Robg.: (laughs) And you may not be wrong about that!
Well, there's another little film I'm working on. It's not exactly a horror film but it does have those aesthetics to it. There's this place near my home called 'Angel's Gate' and it's a hospice for dying and disabled animals - dogs, cats, horses, etc. This woman Susan (Marino) has 200 animals that she cares for. It's a residential hospice in her house so from the outside it looks like this normal facade of a suburban home. But you go inside and there's a two-legged cat jumping around and a dog hobbling along with a clef palette barking and hugging up to your leg. Susan is just a greathearted woman.
You walk by another room and there's a dog dying in a shower stall or
a sick cat on oxygen inside of a glass case. I've started to compile
footage for a documentary called 'Angel's Gate' based on this place.
I'll focus on a certain operation for this one dog, a boxer puppy with
deformities on all four legs. The dog is getting an operation never
done before to extend his legs and correct the deformities. It's going
to be an odd documentary. I don't want to use the wrong terminology
but it's almost like a sideshow with animals. But at the same time I
really want to show the huge heart of this woman who runs this place.
I probably won't start editing it until after the Dante project, but
it's something I really want to do.
Robg.: This is the one project I don't think we'd be able to
sit through because we're all going to just cry like babies.
It's hard being there, man. But the mentality of this woman is that
she wants to be there for these animals until their very last breath.
It's hard to walk past a room and see one happy dog and then one dying
dog, but she's there for them. They don't die alone. I think it's going
to take some time to make this, but there will be an overall good feeling
around it. I don't want to bring people down. I actually stumbled upon
Susan by chance because on the 4th of July, I saw this odd animal crawl
out of the woods while I was driving with my girlfriend.
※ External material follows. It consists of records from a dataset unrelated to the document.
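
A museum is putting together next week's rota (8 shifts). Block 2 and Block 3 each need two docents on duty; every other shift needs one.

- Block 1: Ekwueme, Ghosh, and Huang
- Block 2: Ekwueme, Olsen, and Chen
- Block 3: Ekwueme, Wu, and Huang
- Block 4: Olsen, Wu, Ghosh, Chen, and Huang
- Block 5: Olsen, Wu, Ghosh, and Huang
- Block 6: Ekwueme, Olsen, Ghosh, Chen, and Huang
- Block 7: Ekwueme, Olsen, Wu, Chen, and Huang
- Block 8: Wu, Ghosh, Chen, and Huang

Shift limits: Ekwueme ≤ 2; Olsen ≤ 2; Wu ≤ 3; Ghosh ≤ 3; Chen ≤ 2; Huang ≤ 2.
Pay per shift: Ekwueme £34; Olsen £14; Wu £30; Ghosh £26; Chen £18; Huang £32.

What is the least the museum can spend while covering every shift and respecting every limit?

£234

Picking the cheapest available docent for each shift independently would cost £194, but that ignores the shift limits.
An optimal schedule: Block 1→Ghosh, Block 2→Olsen+Chen, Block 3→Wu+Huang, Block 4→Ghosh, Block 5→Olsen, Block 6→Ghosh, Block 7→Wu, Block 8→Chen.
Total: 26 + 14 + 18 + 30 + 32 + 26 + 14 + 26 + 30 + 18 = £234.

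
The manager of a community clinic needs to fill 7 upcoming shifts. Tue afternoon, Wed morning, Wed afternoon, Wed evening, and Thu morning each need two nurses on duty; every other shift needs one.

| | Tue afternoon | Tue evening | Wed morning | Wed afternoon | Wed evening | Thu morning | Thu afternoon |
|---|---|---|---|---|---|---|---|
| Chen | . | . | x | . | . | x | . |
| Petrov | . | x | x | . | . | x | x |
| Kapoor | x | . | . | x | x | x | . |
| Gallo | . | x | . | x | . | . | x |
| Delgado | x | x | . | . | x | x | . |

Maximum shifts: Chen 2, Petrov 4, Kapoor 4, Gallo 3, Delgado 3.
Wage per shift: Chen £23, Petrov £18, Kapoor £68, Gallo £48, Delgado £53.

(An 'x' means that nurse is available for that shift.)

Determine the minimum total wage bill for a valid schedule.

Tue afternoon can only be covered by Kapoor and Delgado, so that assignment is forced.
Wed morning can only be covered by Chen and Petrov, so that assignment is forced.
Wed afternoon can only be covered by Kapoor and Gallo, so that assignment is forced.
Picking the cheapest available nurse for each shift independently would cost £476, and that bound is achievable.
An optimal schedule: Tue afternoon→Kapoor+Delgado, Tue evening→Petrov, Wed morning→Chen+Petrov, Wed afternoon→Kapoor+Gallo, Wed evening→Kapoor+Delgado, Thu morning→Chen+Petrov, Thu afternoon→Petrov.
Total: 68 + 53 + 18 + 23 + 18 + 68 + 48 + 68 + 53 + 23 + 18 + 18 = £476.

£476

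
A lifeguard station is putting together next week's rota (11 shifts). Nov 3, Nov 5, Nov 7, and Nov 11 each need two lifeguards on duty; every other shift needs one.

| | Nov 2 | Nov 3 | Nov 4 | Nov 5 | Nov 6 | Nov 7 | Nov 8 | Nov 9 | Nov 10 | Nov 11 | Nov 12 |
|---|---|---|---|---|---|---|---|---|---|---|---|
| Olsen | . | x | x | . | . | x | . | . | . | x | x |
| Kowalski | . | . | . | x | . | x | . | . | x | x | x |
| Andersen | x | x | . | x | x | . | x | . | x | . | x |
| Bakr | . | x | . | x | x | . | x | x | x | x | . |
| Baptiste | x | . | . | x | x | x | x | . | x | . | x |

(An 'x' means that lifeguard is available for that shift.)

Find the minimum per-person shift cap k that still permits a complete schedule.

With 5 lifeguards and 15 worker-slots to fill, someone must work at least ⌈15/5⌉ = 3 shifts, so k ≥ 3.
k = 3 works: Nov 2→Andersen, Nov 3→Olsen+Andersen, Nov 4→Olsen, Nov 5→Kowalski+Baptiste, Nov 6→Andersen, Nov 7→Olsen+Kowalski, Nov 8→Bakr, Nov 9→Bakr, Nov 10→Baptiste, Nov 11→Kowalski+Bakr, Nov 12→Baptiste.
Loads: Olsen 3, Kowalski 3, Andersen 3, Bakr 3, Baptiste 3 — all ≤ 3.

3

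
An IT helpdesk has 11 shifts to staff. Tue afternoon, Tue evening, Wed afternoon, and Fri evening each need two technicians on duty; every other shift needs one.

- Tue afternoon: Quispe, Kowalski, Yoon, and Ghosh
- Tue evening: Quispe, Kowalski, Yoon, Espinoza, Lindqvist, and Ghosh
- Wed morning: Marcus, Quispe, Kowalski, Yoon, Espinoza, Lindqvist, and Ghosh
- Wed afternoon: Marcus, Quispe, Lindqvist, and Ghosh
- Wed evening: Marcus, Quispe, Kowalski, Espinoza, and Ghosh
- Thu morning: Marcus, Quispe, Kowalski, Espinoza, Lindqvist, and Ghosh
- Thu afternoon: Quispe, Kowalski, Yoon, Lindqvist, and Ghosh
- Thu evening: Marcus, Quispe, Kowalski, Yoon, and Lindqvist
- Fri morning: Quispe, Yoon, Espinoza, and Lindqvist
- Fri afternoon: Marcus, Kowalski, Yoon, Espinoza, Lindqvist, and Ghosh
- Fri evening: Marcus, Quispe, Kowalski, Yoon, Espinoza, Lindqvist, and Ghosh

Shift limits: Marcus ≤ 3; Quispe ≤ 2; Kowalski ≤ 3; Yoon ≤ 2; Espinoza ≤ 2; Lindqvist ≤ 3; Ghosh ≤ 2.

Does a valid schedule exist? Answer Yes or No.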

It was an old
little Chihuahua. We pulled over and put him in a blanket and took him
to the vet, assuming he got hit by a car. But he actually had a deformity
in his shoulder, so we took him down to this hospice we had heard about
from a friend and Susan took him in right away. She said she'd keep
him, but she actually ended up finding his family. But it's odd. We
saved this animal and this animal brought us to her place. And it amazed
me. I think it'll make for a really great film.
Thanks for talking to us, Chris. Everyone look out for this guy!